Agar terhindar dari efek samping yang berbahaya, sebaiknya berhati-hati sebelum mengonsumsi obat-obatan herbal, termasuk mengkudu, terutama jika Anda:

  • Ibu hamil dan menyusui
    Sejak dahulu kala, mengkudu dipercaya bisa berdampak buruk untuk janin. Hindari buah ini jika Anda sedang hamil. Meski belum ada penelitian yang membuktikannya, lebih baik hindari juga mengonsumsi mengkudu jika Anda sedang menyusui.
  • Memiliki kadar kalium tinggi
    Mengonsumsi mengkudu bisa meningkatkan kadar kalium di dalam tubuh Kalium yang terlalu tinggi dalam tubuh bisa menyebabkan kelelahan, mual, sulit bernapas, gangguan ginjal, serta yang paling parah adalah kelumpuhan dan gangguan jantung.
  • Memiliki penyakit ginjal
    Kandungan kalium yang ada di dalam buah mengkudu dikhawatirkan bisa memperparah kondisi seseorang yang memiliki gangguan Jika Anda memiliki penyakit ginjal, sebaiknya jangan mengonsumsi buah mengkudu.
  • Memiliki gangguan pada organ hati
    Obat-obatan dan suplemen mengandung bahan kimia yang diolah oleh hati.

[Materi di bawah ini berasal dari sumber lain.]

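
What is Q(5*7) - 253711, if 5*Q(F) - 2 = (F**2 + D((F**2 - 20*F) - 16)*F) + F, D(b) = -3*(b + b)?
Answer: -1374183/5 ≈ -2.7484e+5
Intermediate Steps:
D(b) = -6*b
Q(F) = 2/5 + F/5 + F**2/5 + F*(96 - 6*F**2 + 120*F)/5 (Q(F) = 2/5 + ((F**2 + (-6*((F**2 - 20*F) - 16))*F) + F)/5 = 2/5 + ((F**2 + (-6*(-16 + F**2 - 20*F))*F) + F)/5 = 2/5 + ((F**2 + (96 - 6*F**2 + 120*F)*F) + F)/5 = 2/5 + ((F**2 + F*(96 - 6*F**2 + 120*F)) + F)/5 = 2/5 + (F + F**2 + F*(96 - 6*F**2 + 120*F))/5 = 2/5 + (F/5 + F**2/5 + F*(96 - 6*F**2 + 120*F)/5) = 2/5 + F/5 + F**2/5 + F*(96 - 6*F**2 + 120*F)/5)
Q(5*7) - 253711 = (2/5 - 6*(5*7)**3/5 + 97*(5*7)/5 + 121*(5*7)**2/5) - 253711 = (2/5 - 6/5*35**3 + (97/5)*35 + (121/5)*35**2) - 253711 = (2/5 - 6/5*42875 + 679 + (121/5)*1225) - 253711 = (2/5 - 51450 + 679 + 29645) - 253711 = -105628/5 - 253711 = -1374183/5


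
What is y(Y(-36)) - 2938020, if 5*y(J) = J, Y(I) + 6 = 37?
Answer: -14690069/5 ≈ -2.9380e+6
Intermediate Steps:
Y(I) = 31 (Y(I) = -6 + 37 = 31)
y(J) = J/5
y(Y(-36)) - 2938020 = (⅕)*31 - 2938020 = 31/5 - 2938020 = -14690069/5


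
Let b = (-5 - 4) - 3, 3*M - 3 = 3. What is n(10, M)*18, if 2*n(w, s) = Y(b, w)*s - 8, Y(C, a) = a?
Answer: 108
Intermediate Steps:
M = 2 (M = 1 + (⅓)*3 = 1 + 1 = 2)
b = -12 (b = -9 - 3 = -12)
n(w, s) = -4 + s*w/2 (n(w, s) = (w*s - 8)/2 = (s*w - 8)/2 = (-8 + s*w)/2 = -4 + s*w/2)
n(10, M)*18 = (-4 + (½)*2*10)*18 = (-4 + 10)*18 = 6*18 = 108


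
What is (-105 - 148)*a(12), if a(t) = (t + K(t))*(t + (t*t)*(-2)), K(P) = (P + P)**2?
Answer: 41058864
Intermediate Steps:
K(P) = 4*P**2 (K(P) = (2*P)**2 = 4*P**2)
a(t) = (t - 2*t**2)*(t + 4*t**2) (a(t) = (t + 4*t**2)*(t + (t*t)*(-2)) = (t + 4*t**2)*(t + t**2*(-2)) = (t + 4*t**2)*(t - 2*t**2) = (t - 2*t**2)*(t + 4*t**2))
(-105 - 148)*a(12) = (-105 - 148)*(12**2*(1 - 8*12**2 + 2*12)) = -36432*(1 - 8*144 + 24) = -36432*(1 - 1152 + 24) = -36432*(-1127) = -253*(-162288) = 41058864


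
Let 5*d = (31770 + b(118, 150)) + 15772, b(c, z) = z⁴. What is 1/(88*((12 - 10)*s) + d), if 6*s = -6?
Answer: 5/506296662 ≈ 9.8756e-9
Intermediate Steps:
s = -1 (s = (⅙)*(-6) = -1)
d = 506297542/5 (d = ((31770 + 150⁴) + 15772)/5 = ((31770 + 506250000) + 15772)/5 = (506281770 + 15772)/5 = (⅕)*506297542 = 506297542/5 ≈ 1.0126e+8)
1/(88*((12 - 10)*s) + d) = 1/(88*((12 - 10)*(-1)) + 506297542/5) = 1/(88*(2*(-1)) + 506297542/5) = 1/(88*(-2) + 506297542/5) = 1/(-176 + 506297542/5) = 1/(506296662/5) = 5/506296662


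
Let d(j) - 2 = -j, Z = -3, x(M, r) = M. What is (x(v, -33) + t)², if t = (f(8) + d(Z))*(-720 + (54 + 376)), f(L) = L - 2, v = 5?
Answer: 10144225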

Oleh karena itu, mengonsumsi obat dengan kandungan mengkudu secara rutin di luar kebutuhan, dapat menyebabkan gangguan pada organ hati. Apabila Anda sudah memiliki penyakit hati, sebaiknya hindari mengonsumsi obat-obatan dan suplemen, termasuk buah mengkudu, sebelum berkonsultasi dengan dokter.

Berhati-hatilah saat ingin mengonsumsi sesuatu, termasuk bahan alami, seperti buah mengkudu. Pelajari dulu baik-baik jika ingin melakukan pengobatan secara tradisional dengan buah-buahan atau obat herbal. Dan yang terpenting, selalu konsultasikan kepada dokter sebelum memasukkan zat apa pun ke dalam tubuh.